Esercizio della determinazione e della perseveranza.
La determinazione è uno stato mentale che può essere coltivato e sviluppato con la giusta predisposizione. Come tutti gli stati mentali, la determinazione scaturisce da fattori psicoemotivi e attitudinali ben precisi, tra questi:
1. Desiderio. In presenza di un desiderio intenso e ben definito è più facile sviluppare e mantenere la determinazione nel perseguire l'obiettivo che ci si è prefissi.
2. Definizione di scopo. Sapere ciò che si vuole è la prima cosa e, forse, la più importante, per sviluppare la determinazione. Una forte motivazione aiuta a superare difficoltà iniziali e imprevisti.
3. Fiducia in se stessi. II credere nella propria capacità di poter conseguire un risultato, incoraggia a seguire il piano con determinazione.
4. Definizione di programmi. Programmi organizzati, sebbene inizialmente non accurati e non ben centrati, incoraggiano la determinazione e rafforzano la perseveranza.
5. Conoscenza accurata. Sapere che i propri progetti sono saldamente fondati su di una conoscenza approfondita della realtà e su esperienze di natura evolutiva, favorisce la determinazione.
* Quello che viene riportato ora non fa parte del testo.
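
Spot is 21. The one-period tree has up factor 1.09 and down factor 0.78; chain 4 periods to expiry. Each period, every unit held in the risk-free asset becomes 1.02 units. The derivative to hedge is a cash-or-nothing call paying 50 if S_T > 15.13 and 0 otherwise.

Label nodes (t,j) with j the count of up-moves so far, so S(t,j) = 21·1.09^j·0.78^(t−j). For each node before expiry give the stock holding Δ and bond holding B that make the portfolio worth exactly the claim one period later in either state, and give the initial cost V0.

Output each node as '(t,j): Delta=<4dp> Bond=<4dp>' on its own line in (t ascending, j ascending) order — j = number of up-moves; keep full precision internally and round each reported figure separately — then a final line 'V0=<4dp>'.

Under the risk-neutral measure, an up-move has probability p* = (R−d)/(u−d) = 0.7742 and values discount at R = 1.02.
Terminal values V(4,·): V(4,0)=0.0000, V(4,1)=0.0000, V(4,2)=50.0000, V(4,3)=50.0000, V(4,4)=50.0000
Node (3,0) S=9.9656: V=(p*·0.0000+(1−p*)·0.0000)/1.02=0.0000; Δ=(0.0000−0.0000)/(10.8625−7.7732)=0.0000; B=V−Δ·S=0.0000
Node (3,1) S=13.9263: V=(p*·50.0000+(1−p*)·0.0000)/1.02=37.9507; Δ=(50.0000−0.0000)/(15.1796−10.8625)=11.5817; B=V−Δ·S=-123.3397
Node (3,2) S=19.4611: V=(p*·50.0000+(1−p*)·50.0000)/1.02=49.0196; Δ=(50.0000−50.0000)/(21.2126−15.1796)=0.0000; B=V−Δ·S=49.0196
Node (3,3) S=27.1956: V=(p*·50.0000+(1−p*)·50.0000)/1.02=49.0196; Δ=(50.0000−50.0000)/(29.6432−21.2126)=0.0000; B=V−Δ·S=49.0196
Node (2,0) S=12.7764: V=(p*·37.9507+(1−p*)·0.0000)/1.02=28.8051; Δ=(37.9507−0.0000)/(13.9263−9.9656)=9.5818; B=V−Δ·S=-93.6164
Node (2,1) S=17.8542: V=(p*·49.0196+(1−p*)·37.9507)/1.02=45.6080; Δ=(49.0196−37.9507)/(19.4611−13.9263)=1.9999; B=V−Δ·S=9.9017
Node (2,2) S=24.9501: V=(p*·49.0196+(1−p*)·49.0196)/1.02=48.0584; Δ=(49.0196−49.0196)/(27.1956−19.4611)=0.0000; B=V−Δ·S=48.0584
Node (1,0) S=16.3800: V=(p*·45.6080+(1−p*)·28.8051)/1.02=40.9939; Δ=(45.6080−28.8051)/(17.8542−12.7764)=3.3091; B=V−Δ·S=-13.2092
Node (1,1) S=22.8900: V=(p*·48.0584+(1−p*)·45.6080)/1.02=46.5736; Δ=(48.0584−45.6080)/(24.9501−17.8542)=0.3453; B=V−Δ·S=38.6690
Node (0,0) S=21.0000: V=(p*·46.5736+(1−p*)·40.9939)/1.02=44.4252; Δ=(46.5736−40.9939)/(22.8900−16.3800)=0.8571; B=V−Δ·S=26.4261
The time-0 hedge costs 44.4252, which is the no-arbitrage price.

(0,0): Delta=0.8571 Bond=26.4261
(1,0): Delta=3.3091 Bond=-13.2092
(1,1): Delta=0.3453 Bond=38.6690
(2,0): Delta=9.5818 Bond=-93.6164
(2,1): Delta=1.9999 Bond=9.9017
(2,2): Delta=0.0000 Bond=48.0584
(3,0): Delta=0.0000 Bond=0.0000
(3,1): Delta=11.5817 Bond=-123.3397
(3,2): Delta=0.0000 Bond=49.0196
(3,3): Delta=0.0000 Bond=49.0196
V0=44.4252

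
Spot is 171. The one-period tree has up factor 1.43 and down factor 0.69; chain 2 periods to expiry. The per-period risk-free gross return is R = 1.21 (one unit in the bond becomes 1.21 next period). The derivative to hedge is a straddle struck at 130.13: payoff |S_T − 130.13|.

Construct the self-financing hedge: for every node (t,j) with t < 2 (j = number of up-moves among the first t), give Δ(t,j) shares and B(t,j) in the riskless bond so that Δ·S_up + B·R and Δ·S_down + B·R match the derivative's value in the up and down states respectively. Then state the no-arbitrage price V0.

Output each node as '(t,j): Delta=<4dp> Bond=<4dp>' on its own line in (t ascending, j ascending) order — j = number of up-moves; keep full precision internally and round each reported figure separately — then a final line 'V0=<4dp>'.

No-arbitrage ⇒ martingale measure with p* = (R−d)/(u−d) = 0.7027.
Terminal values V(2,·): V(2,0)=48.7169, V(2,1)=38.5957, V(2,2)=219.5479
(1,0): S=117.9900. Δ = (V_up−V_dn)/(S_up−S_dn) = (38.5957−48.7169)/(168.7257−81.4131) = -0.1159. V = [p*·38.5957 + (1−p*)·48.7169]/1.21 = 34.3841. B = V − Δ·S = 48.0614.
(1,1): S=244.5300. Δ = (V_up−V_dn)/(S_up−S_dn) = (219.5479−38.5957)/(349.6779−168.7257) = 1.0000. V = [p*·219.5479 + (1−p*)·38.5957]/1.21 = 136.9845. B = V − Δ·S = -107.5455.
(0,0): S=171.0000. Δ = (V_up−V_dn)/(S_up−S_dn) = (136.9845−34.3841)/(244.5300−117.9900) = 0.8108. V = [p*·136.9845 + (1−p*)·34.3841]/1.21 = 88.0014. B = V − Δ·S = -50.6479.
Check: Δ(0,0)·S0 + B(0,0) = 88.0014 = V0.

(0,0): Delta=0.8108 Bond=-50.6479
(1,0): Delta=-0.1159 Bond=48.0614
(1,1): Delta=1.0000 Bond=-107.5455
V0=88.0014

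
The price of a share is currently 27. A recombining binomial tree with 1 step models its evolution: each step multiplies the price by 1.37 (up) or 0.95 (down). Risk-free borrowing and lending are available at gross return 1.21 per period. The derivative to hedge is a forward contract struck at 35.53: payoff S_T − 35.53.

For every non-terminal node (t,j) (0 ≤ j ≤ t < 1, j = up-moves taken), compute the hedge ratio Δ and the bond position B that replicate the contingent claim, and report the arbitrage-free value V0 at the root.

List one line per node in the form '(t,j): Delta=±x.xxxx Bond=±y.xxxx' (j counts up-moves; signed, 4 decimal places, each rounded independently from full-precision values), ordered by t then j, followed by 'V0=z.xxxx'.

Risk-neutral probability p* = (R−d)/(u−d) = (1.21−0.95)/(1.37−0.95) = 0.6190.
Terminal values V(1,·): V(1,0)=-9.8800, V(1,1)=1.4600
Node (0,0) S=27.0000: V=(p*·1.4600+(1−p*)·-9.8800)/1.21=-2.3636; Δ=(1.4600−-9.8800)/(36.9900−25.6500)=1.0000; B=V−Δ·S=-29.3636
The time-0 hedge costs -2.3636, which is the no-arbitrage price.

(0,0): Delta=1.0000 Bond=-29.3636
V0=-2.3636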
La «presunzione», al contrario del «sapere», indebolisce la determinazione.
6. Cooperazione. L'empatia, la tolleranza, la comprensione e la cooperazione armonica tra i membri del gruppo rafforzano la determinazione di ciascun membro o componente di quest'ultimo.
7. Forza di volontà e progettualità. L'esercizio costante di coltivare la volontà e di concentrare i propri pensieri – in maniera proattiva - sulla definizione di un progetto, al fine di programmare l'ottenimento degli obiettivi che ci siamo prefissi, sviluppa la determinazione.
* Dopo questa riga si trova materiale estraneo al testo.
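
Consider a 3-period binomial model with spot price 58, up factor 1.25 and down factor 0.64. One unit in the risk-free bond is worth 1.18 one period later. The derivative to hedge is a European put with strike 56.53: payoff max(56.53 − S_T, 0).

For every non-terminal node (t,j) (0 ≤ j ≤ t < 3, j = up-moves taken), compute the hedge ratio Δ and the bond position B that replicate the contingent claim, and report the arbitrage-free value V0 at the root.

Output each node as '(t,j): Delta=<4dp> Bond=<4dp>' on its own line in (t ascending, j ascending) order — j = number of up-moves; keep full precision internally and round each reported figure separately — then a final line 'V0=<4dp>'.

(0,0): Delta=-0.1145 Bond=7.2526
(1,0): Delta=-0.9513 Bond=39.6184
(1,1): Delta=-0.0590 Bond=4.5318
(2,0): Delta=-1.0000 Bond=47.9068
(2,1): Delta=-0.9481 Bond=46.5997
(2,2): Delta=0.0000 Bond=0.0000
V0=0.6092

Since d<R<u, set p* = (R−d)/(u−d) = 0.8852; price each node as the discounted p*-expectation of its children.
Terminal values V(3,·): V(3,0)=41.3256, V(3,1)=26.8340, V(3,2)=0.0000, V(3,3)=0.0000
  t=2,j=0: stock 23.7568 → up 29.6960 (V=26.8340), down 15.2044 (V=41.3256). Price 24.1500; hedge Δ=-1.0000, bond B=47.9068.
  t=2,j=1: stock 46.4000 → up 58.0000 (V=0.0000), down 29.6960 (V=26.8340). Price 2.6096; hedge Δ=-0.9481, bond B=46.5997.
  t=2,j=2: stock 90.6250 → up 113.2812 (V=0.0000), down 58.0000 (V=0.0000). Price 0.0000; hedge Δ=0.0000, bond B=0.0000.
  t=1,j=0: stock 37.1200 → up 46.4000 (V=2.6096), down 23.7568 (V=24.1500). Price 4.3063; hedge Δ=-0.9513, bond B=39.6184.
  t=1,j=1: stock 72.5000 → up 90.6250 (V=0.0000), down 46.4000 (V=2.6096). Price 0.2538; hedge Δ=-0.0590, bond B=4.5318.
  t=0,j=0: stock 58.0000 → up 72.5000 (V=0.2538), down 37.1200 (V=4.3063). Price 0.6092; hedge Δ=-0.1145, bond B=7.2526.
The time-0 hedge costs 0.6092, which is the no-arbitrage price.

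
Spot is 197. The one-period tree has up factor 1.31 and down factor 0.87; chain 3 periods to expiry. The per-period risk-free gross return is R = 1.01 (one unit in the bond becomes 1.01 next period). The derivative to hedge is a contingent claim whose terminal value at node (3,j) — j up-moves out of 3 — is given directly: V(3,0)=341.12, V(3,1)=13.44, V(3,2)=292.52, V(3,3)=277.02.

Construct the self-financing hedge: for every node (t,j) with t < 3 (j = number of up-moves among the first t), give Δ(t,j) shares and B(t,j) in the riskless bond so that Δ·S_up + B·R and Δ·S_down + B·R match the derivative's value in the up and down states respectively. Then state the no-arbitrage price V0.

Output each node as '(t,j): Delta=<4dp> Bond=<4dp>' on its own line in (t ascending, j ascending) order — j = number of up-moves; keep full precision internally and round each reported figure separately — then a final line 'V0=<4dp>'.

The replicating-portfolio and risk-neutral prices coincide; use p* = (1.01−0.87)/(1.31−0.87) = 0.3182 for the latter.
Terminal payoffs: V(3,0)=341.1200, V(3,1)=13.4400, V(3,2)=292.5200, V(3,3)=277.0200
Node (2,0) S=149.1093: V=(p*·13.4400+(1−p*)·341.1200)/1.01=234.5131; Δ=(13.4400−341.1200)/(195.3332−129.7251)=-4.9945; B=V−Δ·S=979.2403
Node (2,1) S=224.5209: V=(p*·292.5200+(1−p*)·13.4400)/1.01=101.2259; Δ=(292.5200−13.4400)/(294.1224−195.3332)=2.8250; B=V−Δ·S=-533.0468
Node (2,2) S=338.0717: V=(p*·277.0200+(1−p*)·292.5200)/1.01=284.7408; Δ=(277.0200−292.5200)/(442.8739−294.1224)=-0.1042; B=V−Δ·S=319.9680
Node (1,0) S=171.3900: V=(p*·101.2259+(1−p*)·234.5131)/1.01=190.2015; Δ=(101.2259−234.5131)/(224.5209−149.1093)=-1.7675; B=V−Δ·S=493.1268
Node (1,1) S=258.0700: V=(p*·284.7408+(1−p*)·101.2259)/1.01=158.0366; Δ=(284.7408−101.2259)/(338.0717−224.5209)=1.6161; B=V−Δ·S=-259.0426
Node (0,0) S=197.0000: V=(p*·158.0366+(1−p*)·190.2015)/1.01=178.1854; Δ=(158.0366−190.2015)/(258.0700−171.3900)=-0.3711; B=V−Δ·S=251.2873
Check: Δ(0,0)·S0 + B(0,0) = 178.1854 = V0.

(0,0): Delta=-0.3711 Bond=251.2873
(1,0): Delta=-1.7675 Bond=493.1268
(1,1): Delta=1.6161 Bond=-259.0426
(2,0): Delta=-4.9945 Bond=979.2403
(2,1): Delta=2.8250 Bond=-533.0468
(2,2): Delta=-0.1042 Bond=319.9680
V0=178.1854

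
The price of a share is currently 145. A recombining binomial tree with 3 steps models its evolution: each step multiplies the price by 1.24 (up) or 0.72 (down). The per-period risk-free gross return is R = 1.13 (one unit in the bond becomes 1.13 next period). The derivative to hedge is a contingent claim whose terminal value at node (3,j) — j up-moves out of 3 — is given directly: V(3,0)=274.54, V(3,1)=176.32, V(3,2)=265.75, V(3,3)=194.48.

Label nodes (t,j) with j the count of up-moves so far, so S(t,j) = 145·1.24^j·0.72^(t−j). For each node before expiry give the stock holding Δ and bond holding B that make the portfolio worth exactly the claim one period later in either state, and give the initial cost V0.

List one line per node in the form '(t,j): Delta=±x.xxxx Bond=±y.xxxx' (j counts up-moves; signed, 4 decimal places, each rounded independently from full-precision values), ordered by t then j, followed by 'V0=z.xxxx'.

(0,0): Delta=-0.1960 Bond=181.8831
(1,0): Delta=0.8107 Bond=100.4258
(1,1): Delta=-0.3528 Bond=233.7260
(2,0): Delta=-2.5128 Bond=363.3070
(2,1): Delta=1.3285 Bond=46.4547
(2,2): Delta=-0.6147 Bond=322.5058
V0=153.4644

Since d<R<u, set p* = (R−d)/(u−d) = 0.7885; price each node as the discounted p*-expectation of its children.
At expiry t=3: V(3,0)=274.5400, V(3,1)=176.3200, V(3,2)=265.7500, V(3,3)=194.4800
Node (2,0) S=75.1680: V=(p*·176.3200+(1−p*)·274.5400)/1.13=174.4224; Δ=(176.3200−274.5400)/(93.2083−54.1210)=-2.5128; B=V−Δ·S=363.3070
Node (2,1) S=129.4560: V=(p*·265.7500+(1−p*)·176.3200)/1.13=218.4355; Δ=(265.7500−176.3200)/(160.5254−93.2083)=1.3285; B=V−Δ·S=46.4547
Node (2,2) S=222.9520: V=(p*·194.4800+(1−p*)·265.7500)/1.13=185.4481; Δ=(194.4800−265.7500)/(276.4605−160.5254)=-0.6147; B=V−Δ·S=322.5058
Node (1,0) S=104.4000: V=(p*·218.4355+(1−p*)·174.4224)/1.13=185.0664; Δ=(218.4355−174.4224)/(129.4560−75.1680)=0.8107; B=V−Δ·S=100.4258
Node (1,1) S=179.8000: V=(p*·185.4481+(1−p*)·218.4355)/1.13=170.2887; Δ=(185.4481−218.4355)/(222.9520−129.4560)=-0.3528; B=V−Δ·S=233.7260
Node (0,0) S=145.0000: V=(p*·170.2887+(1−p*)·185.0664)/1.13=153.4644; Δ=(170.2887−185.0664)/(179.8000−104.4000)=-0.1960; B=V−Δ·S=181.8831
Check: Δ(0,0)·S0 + B(0,0) = 153.4644 = V0.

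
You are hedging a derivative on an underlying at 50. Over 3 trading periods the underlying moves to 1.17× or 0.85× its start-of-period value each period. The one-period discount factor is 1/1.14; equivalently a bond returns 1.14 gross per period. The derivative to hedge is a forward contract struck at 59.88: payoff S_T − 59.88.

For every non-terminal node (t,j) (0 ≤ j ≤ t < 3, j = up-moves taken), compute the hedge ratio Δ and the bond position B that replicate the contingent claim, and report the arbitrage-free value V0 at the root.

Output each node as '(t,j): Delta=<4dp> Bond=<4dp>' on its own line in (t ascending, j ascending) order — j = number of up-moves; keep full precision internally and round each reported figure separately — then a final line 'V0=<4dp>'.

The replicating-portfolio and risk-neutral prices coincide; use p* = (1.14−0.85)/(1.17−0.85) = 0.9062 for the latter.
Terminal values V(3,·): V(3,0)=-29.1738, V(3,1)=-17.6138, V(3,2)=-1.7018, V(3,3)=20.2006
Node (2,0) S=36.1250: V=(p*·-17.6138+(1−p*)·-29.1738)/1.14=-16.4013; Δ=(-17.6138−-29.1738)/(42.2662−30.7062)=1.0000; B=V−Δ·S=-52.5263
Node (2,1) S=49.7250: V=(p*·-1.7018+(1−p*)·-17.6138)/1.14=-2.8013; Δ=(-1.7018−-17.6138)/(58.1782−42.2662)=1.0000; B=V−Δ·S=-52.5263
Node (2,2) S=68.4450: V=(p*·20.2006+(1−p*)·-1.7018)/1.14=15.9187; Δ=(20.2006−-1.7018)/(80.0806−58.1782)=1.0000; B=V−Δ·S=-52.5263
Node (1,0) S=42.5000: V=(p*·-2.8013+(1−p*)·-16.4013)/1.14=-3.5757; Δ=(-2.8013−-16.4013)/(49.7250−36.1250)=1.0000; B=V−Δ·S=-46.0757
Node (1,1) S=58.5000: V=(p*·15.9187+(1−p*)·-2.8013)/1.14=12.4243; Δ=(15.9187−-2.8013)/(68.4450−49.7250)=1.0000; B=V−Δ·S=-46.0757
Node (0,0) S=50.0000: V=(p*·12.4243+(1−p*)·-3.5757)/1.14=9.5827; Δ=(12.4243−-3.5757)/(58.5000−42.5000)=1.0000; B=V−Δ·S=-40.4173
The time-0 hedge costs 9.5827, which is the no-arbitrage price.

(0,0): Delta=1.0000 Bond=-40.4173
(1,0): Delta=1.0000 Bond=-46.0757
(1,1): Delta=1.0000 Bond=-46.0757
(2,0): Delta=1.0000 Bond=-52.5263
(2,1): Delta=1.0000 Bond=-52.5263
(2,2): Delta=1.0000 Bond=-52.5263
V0=9.5827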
8. Abitudine. La determinazione è il diretto risultato della nostra impostazione mentale, di un’abitudine, ovvero di una deliberata impostazione all'azione adottata come criterio costante di comportamento consapevole. La nostra conformazione mentale si modifica a seconda delle azioni che compiamo e che, seppur inconsciamente, influenzano la struttura psichica con modelli comportamentali che vengono assorbiti e automaticamente riproposti secondo gli schemi adottati ed acquisiti. La paura, una delle più pericolose e peggiori emozioni distruttive, può essere ad esempio effettivamente curata dalla ripetizione volontaria e sistematica di atti di coraggio. Ciò è ben noto a tutti coloro che hanno fatto quest’esperienza.
(1) Cfr. BG. III.27: “Sviato dall'influenza dell'ego, il sé spirituale crede di essere l'autore delle proprie azioni, che in realtà sono compiute dai guna, [le tre energie archetipe costituenti la Natura]”.